Which brings us round to the government: in its official pronouncements it remains opposed to legalisation. Yet the Home Office – headed by Priti Patel, who appears to be against the legalisation of drugs – granted the drug testing licence to Bristol City Council, an undoubtedly liberalising move. As the Times reported in relation to the Bristol initiative: ‘The decision to grant the licence is being interpreted as a progressive shift in UK drug policy.’ Another step on the road to legalisation, in other words – it cannot be coincidence that news of it appeared at the same time as the announcement of Khan’s drugs commission.
Steve Brine, the Conservative MP for Winchester, is well pleased by the drug testing scheme. He said: ‘It is without a doubt an important step forward in reframing the conversation around drugs to one of a health issue rather than purely a criminal one.’ When nominally right of centre politicians start talking like this, you know something is in the wind. A few short years ago such utterances were the specious preserve of the liberal-left.
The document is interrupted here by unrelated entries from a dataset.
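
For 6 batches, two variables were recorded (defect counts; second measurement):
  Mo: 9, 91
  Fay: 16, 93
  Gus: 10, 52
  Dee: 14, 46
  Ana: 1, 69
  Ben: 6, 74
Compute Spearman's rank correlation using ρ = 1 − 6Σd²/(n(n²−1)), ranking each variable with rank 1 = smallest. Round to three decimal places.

0.086

Ranks of variable 1: 3, 6, 4, 5, 1, 2
Ranks of variable 2: 5, 6, 2, 1, 3, 4
d = r₁ − r₂: -2, 0, 2, 4, -2, -2
d²: 4, 0, 4, 16, 4, 4; Σd² = 32
ρ = 1 − 6·32/(6·35) = 1 − 192/210 = 0.086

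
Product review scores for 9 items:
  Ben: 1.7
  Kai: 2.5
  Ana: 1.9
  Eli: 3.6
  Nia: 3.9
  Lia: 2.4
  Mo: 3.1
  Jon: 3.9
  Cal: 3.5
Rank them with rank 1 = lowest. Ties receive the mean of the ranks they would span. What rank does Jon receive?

Sorted (ascending): 1.7, 1.9, 2.4, 2.5, 3.1, 3.5, 3.6, 3.9, 3.9
The 2 values of 3.9 occupy positions 8–9 → average rank (8+9)/2 = 8.5.
Jon has value 3.9 → rank 8.5.

8.5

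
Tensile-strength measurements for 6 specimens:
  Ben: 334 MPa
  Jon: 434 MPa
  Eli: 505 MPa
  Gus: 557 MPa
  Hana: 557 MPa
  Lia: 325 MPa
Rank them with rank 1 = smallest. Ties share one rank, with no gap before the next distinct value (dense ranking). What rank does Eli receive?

Sorted (ascending): 325, 334, 434, 505, 557, 557
The 2 values of 557 share dense rank 5.
Remaining distinct values take the next consecutive integers.
Eli has value 505 MPa → rank 4.

4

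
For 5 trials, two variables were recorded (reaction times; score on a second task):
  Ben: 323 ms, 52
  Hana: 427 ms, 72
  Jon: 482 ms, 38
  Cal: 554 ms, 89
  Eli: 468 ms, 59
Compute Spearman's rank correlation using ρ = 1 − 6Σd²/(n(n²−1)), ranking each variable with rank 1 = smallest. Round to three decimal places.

Ranks of variable 1: 1, 2, 4, 5, 3
Ranks of variable 2: 2, 4, 1, 5, 3
d = r₁ − r₂: -1, -2, 3, 0, 0
d²: 1, 4, 9, 0, 0; Σd² = 14
ρ = 1 − 6·14/(5·24) = 1 − 84/120 = 0.300

0.300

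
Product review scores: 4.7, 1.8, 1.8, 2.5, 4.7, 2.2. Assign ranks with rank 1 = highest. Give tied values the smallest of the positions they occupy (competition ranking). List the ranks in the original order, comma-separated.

1, 5, 5, 3, 1, 4

Sorted (descending): 4.7, 4.7, 2.5, 2.2, 1.8, 1.8
The 2 values of 4.7 occupy positions 1–2 → each gets rank 1.
The 2 values of 1.8 occupy positions 5–6 → each gets rank 5.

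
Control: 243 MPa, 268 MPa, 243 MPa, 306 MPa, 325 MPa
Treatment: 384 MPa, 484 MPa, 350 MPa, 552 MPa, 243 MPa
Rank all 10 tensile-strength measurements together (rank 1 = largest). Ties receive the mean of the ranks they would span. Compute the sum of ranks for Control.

36

Sorted (descending): 552, 484, 384, 350, 325, 306, 268, 243, 243, 243
The 3 values of 243 occupy positions 8–10 → average rank 9.
Control values → pooled ranks: 243→9, 268→7, 243→9, 306→6, 325→5
Rank sum = 9 + 7 + 9 + 6 + 5 = 36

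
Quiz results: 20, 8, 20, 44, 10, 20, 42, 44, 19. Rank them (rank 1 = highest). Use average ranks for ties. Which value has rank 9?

8

Sorted (descending): 44, 44, 42, 20, 20, 20, 19, 10, 8
The 2 values of 44 occupy positions 1–2 → average rank (1+2)/2 = 1.5.
The 3 values of 20 occupy positions 4–6 → average rank 5.
Rank 9 → value 8.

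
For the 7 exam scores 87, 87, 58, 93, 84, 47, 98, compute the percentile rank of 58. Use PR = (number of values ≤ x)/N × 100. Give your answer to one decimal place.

N = 7.
Strictly below 58: 1. Equal to 58: 1.
PR = 2/7 × 100 = 28.6

28.6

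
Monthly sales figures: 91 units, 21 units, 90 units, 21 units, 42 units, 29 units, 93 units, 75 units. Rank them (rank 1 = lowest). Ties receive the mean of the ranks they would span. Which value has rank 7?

91

Sorted (ascending): 21, 21, 29, 42, 75, 90, 91, 93
The 2 values of 21 occupy positions 1–2 → average rank (1+2)/2 = 1.5.
Rank 7 → value 91.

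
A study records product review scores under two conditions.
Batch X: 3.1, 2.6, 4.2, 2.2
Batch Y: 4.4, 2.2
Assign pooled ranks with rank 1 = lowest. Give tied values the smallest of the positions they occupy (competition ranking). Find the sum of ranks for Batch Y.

Sorted (ascending): 2.2, 2.2, 2.6, 3.1, 4.2, 4.4
The 2 values of 2.2 occupy positions 1–2 → each gets rank 1.
Batch Y values → pooled ranks: 4.4→6, 2.2→1
Rank sum = 6 + 1 = 7

7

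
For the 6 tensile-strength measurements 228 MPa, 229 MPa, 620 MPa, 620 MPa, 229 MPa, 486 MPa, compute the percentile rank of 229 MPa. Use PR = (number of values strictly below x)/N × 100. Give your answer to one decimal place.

16.7

N = 6.
Strictly below 229: 1. Equal to 229: 2.
PR = 1/6 × 100 = 16.7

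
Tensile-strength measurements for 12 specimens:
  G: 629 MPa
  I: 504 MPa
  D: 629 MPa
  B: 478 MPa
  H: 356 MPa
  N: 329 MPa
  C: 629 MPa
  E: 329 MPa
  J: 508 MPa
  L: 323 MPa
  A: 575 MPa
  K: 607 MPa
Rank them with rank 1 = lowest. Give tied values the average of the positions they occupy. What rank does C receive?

11

Sorted (ascending): 323, 329, 329, 356, 478, 504, 508, 575, 607, 629, 629, 629
The 2 values of 329 occupy positions 2–3 → average rank (2+3)/2 = 2.5.
The 3 values of 629 occupy positions 10–12 → average rank 11.
C has value 629 MPa → rank 11.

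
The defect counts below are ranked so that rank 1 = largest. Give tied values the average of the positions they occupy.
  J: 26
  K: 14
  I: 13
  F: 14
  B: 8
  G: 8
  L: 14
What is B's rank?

6.5

Sorted (descending): 26, 14, 14, 14, 13, 8, 8
The 3 values of 14 occupy positions 2–4 → average rank 3.
The 2 values of 8 occupy positions 6–7 → average rank (6+7)/2 = 6.5.
B has value 8 → rank 6.5.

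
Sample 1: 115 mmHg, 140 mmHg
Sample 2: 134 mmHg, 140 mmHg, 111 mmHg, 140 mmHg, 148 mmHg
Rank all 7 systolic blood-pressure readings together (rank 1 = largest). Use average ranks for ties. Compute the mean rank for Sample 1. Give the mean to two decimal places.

4.50

Sorted (descending): 148, 140, 140, 140, 134, 115, 111
The 3 values of 140 occupy positions 2–4 → average rank 3.
Sample 1 values → pooled ranks: 115→6, 140→3
Mean rank = (6 + 3) / 2 = 4.50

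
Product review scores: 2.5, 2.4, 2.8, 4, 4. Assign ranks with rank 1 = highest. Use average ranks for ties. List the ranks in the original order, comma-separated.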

High above our domestic arena, in the limousine-liberal world of supranational politicking, there are clear signs that attention, so long concentrated on the fabrication of pandemic narratives and ‘health security’, is turning to legalising dangerous street drugs. Helen Clark, the former prime minister of New Zealand who is now chairwoman of the Global Commission on Drug Policy (GCDP), opined that the Bristol service for criminal drug users was ‘heartening’ because the UK has ranked ‘among most prohibitionist western countries on drug policy and regulation’ in recent years.
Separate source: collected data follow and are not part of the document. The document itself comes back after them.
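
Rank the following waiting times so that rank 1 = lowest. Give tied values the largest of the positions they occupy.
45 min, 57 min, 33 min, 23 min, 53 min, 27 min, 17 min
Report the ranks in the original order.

5, 7, 4, 2, 6, 3, 1

Sorted (ascending): 17, 23, 27, 33, 45, 53, 57
No ties — each value takes its position as its rank.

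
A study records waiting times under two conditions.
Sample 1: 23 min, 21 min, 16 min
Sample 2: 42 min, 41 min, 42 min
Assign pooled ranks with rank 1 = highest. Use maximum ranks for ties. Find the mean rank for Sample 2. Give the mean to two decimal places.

Sorted (descending): 42, 42, 41, 23, 21, 16
The 2 values of 42 occupy positions 1–2 → each gets rank 2.
Sample 2 values → pooled ranks: 42→2, 41→3, 42→2
Mean rank = (2 + 3 + 2) / 3 = 2.33

2.33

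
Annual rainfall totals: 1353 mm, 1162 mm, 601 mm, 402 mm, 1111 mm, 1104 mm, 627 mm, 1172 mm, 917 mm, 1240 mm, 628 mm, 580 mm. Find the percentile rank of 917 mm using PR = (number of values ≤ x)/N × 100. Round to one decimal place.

50.0

N = 12.
Strictly below 917: 5. Equal to 917: 1.
PR = 6/12 × 100 = 50.0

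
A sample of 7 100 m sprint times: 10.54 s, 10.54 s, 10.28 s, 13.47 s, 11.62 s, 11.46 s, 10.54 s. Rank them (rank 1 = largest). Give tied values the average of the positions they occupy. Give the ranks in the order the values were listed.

Sorted (descending): 13.47, 11.62, 11.46, 10.54, 10.54, 10.54, 10.28
The 3 values of 10.54 occupy positions 4–6 → average rank 5.

5, 5, 7, 1, 2, 3, 5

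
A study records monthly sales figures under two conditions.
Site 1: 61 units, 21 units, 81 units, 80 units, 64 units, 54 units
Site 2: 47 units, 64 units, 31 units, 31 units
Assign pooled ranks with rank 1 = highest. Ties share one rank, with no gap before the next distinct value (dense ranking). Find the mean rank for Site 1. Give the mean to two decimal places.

3.83

Sorted (descending): 81, 80, 64, 64, 61, 54, 47, 31, 31, 21
The 2 values of 64 share dense rank 3.
The 2 values of 31 share dense rank 7.
Remaining distinct values take the next consecutive integers.
Site 1 values → pooled ranks: 61→4, 21→8, 81→1, 80→2, 64→3, 54→5
Mean rank = (4 + 8 + 1 + 2 + 3 + 5) / 6 = 3.83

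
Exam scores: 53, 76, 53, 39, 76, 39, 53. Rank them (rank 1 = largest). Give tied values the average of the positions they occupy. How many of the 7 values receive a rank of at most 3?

Sorted (descending): 76, 76, 53, 53, 53, 39, 39
The 2 values of 76 occupy positions 1–2 → average rank (1+2)/2 = 1.5.
The 3 values of 53 occupy positions 3–5 → average rank 4.
The 2 values of 39 occupy positions 6–7 → average rank (6+7)/2 = 6.5.
Ranks ≤ 3: {1.5, 1.5} → 2 values.

2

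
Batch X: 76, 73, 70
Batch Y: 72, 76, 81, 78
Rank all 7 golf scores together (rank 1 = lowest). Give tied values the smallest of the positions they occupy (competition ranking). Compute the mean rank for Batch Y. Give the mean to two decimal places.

4.75

Sorted (ascending): 70, 72, 73, 76, 76, 78, 81
The 2 values of 76 occupy positions 4–5 → each gets rank 4.
Batch Y values → pooled ranks: 72→2, 76→4, 81→7, 78→6
Mean rank = (2 + 4 + 7 + 6) / 4 = 4.75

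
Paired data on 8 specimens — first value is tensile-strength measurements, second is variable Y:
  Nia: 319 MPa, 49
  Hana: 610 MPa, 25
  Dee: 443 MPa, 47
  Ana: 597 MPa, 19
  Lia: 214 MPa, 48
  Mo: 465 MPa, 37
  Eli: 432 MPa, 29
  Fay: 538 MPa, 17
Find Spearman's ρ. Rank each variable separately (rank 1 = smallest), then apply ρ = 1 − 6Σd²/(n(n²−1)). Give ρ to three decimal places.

-0.810

Ranks of variable 1: 2, 8, 4, 7, 1, 5, 3, 6
Ranks of variable 2: 8, 3, 6, 2, 7, 5, 4, 1
d = r₁ − r₂: -6, 5, -2, 5, -6, 0, -1, 5
d²: 36, 25, 4, 25, 36, 0, 1, 25; Σd² = 152
ρ = 1 − 6·152/(8·63) = 1 − 912/504 = -0.810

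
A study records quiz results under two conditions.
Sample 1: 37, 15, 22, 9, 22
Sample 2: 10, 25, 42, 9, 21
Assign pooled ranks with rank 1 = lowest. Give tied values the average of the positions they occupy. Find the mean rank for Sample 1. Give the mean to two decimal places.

5.50

Sorted (ascending): 9, 9, 10, 15, 21, 22, 22, 25, 37, 42
The 2 values of 9 occupy positions 1–2 → average rank (1+2)/2 = 1.5.
The 2 values of 22 occupy positions 6–7 → average rank (6+7)/2 = 6.5.
Sample 1 values → pooled ranks: 37→9, 15→4, 22→6.5, 9→1.5, 22→6.5
Mean rank = (9 + 4 + 6.5 + 1.5 + 6.5) / 5 = 5.50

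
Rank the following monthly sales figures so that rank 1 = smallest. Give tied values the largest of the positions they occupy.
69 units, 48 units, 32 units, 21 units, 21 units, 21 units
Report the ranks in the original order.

6, 5, 4, 3, 3, 3

Sorted (ascending): 21, 21, 21, 32, 48, 69
The 3 values of 21 occupy positions 1–3 → each gets rank 3.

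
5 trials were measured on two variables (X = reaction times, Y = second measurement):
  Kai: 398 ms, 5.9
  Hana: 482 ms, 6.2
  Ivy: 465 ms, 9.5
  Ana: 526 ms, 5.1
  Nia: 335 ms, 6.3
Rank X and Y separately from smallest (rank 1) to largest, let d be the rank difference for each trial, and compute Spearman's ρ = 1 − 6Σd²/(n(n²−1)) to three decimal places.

Ranks of variable 1: 2, 4, 3, 5, 1
Ranks of variable 2: 2, 3, 5, 1, 4
d = r₁ − r₂: 0, 1, -2, 4, -3
d²: 0, 1, 4, 16, 9; Σd² = 30
ρ = 1 − 6·30/(5·24) = 1 − 180/120 = -0.500

-0.500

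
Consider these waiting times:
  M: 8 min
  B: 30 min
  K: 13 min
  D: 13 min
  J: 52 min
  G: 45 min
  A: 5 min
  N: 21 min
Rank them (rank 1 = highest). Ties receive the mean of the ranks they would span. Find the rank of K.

Sorted (descending): 52, 45, 30, 21, 13, 13, 8, 5
The 2 values of 13 occupy positions 5–6 → average rank (5+6)/2 = 5.5.
K has value 13 min → rank 5.5.

5.5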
The self-styled GCDP, a Swiss-based organisation of globalist movers and shakers, has been openly, and obsessively, campaigning for ‘decriminalising personal use and possession’ of illegal drugs since this lobby of drug legalising sympathisers first set itself up in 2011. One of its founder members is Richard Branson, who is very keen on the idea of a legalised cannabis industry. One of their former members was UN secretary-general Kofi Annan, two others were former Presidents of Mexico and Colombia. It is clearly well financed. At the end of their first and through subsequent reports, the Open Society Foundation – George Soros’s vehicle – and Sir Richard Branson’s Virgin Unite are named as ‘Support’.
You can be sure that with such big hitters behind the movement, there will be no let up on the legalisation of drugs, whether actual or de facto, and with all its hellish ramifications for society.
The international drug pushers continue their well-funded march.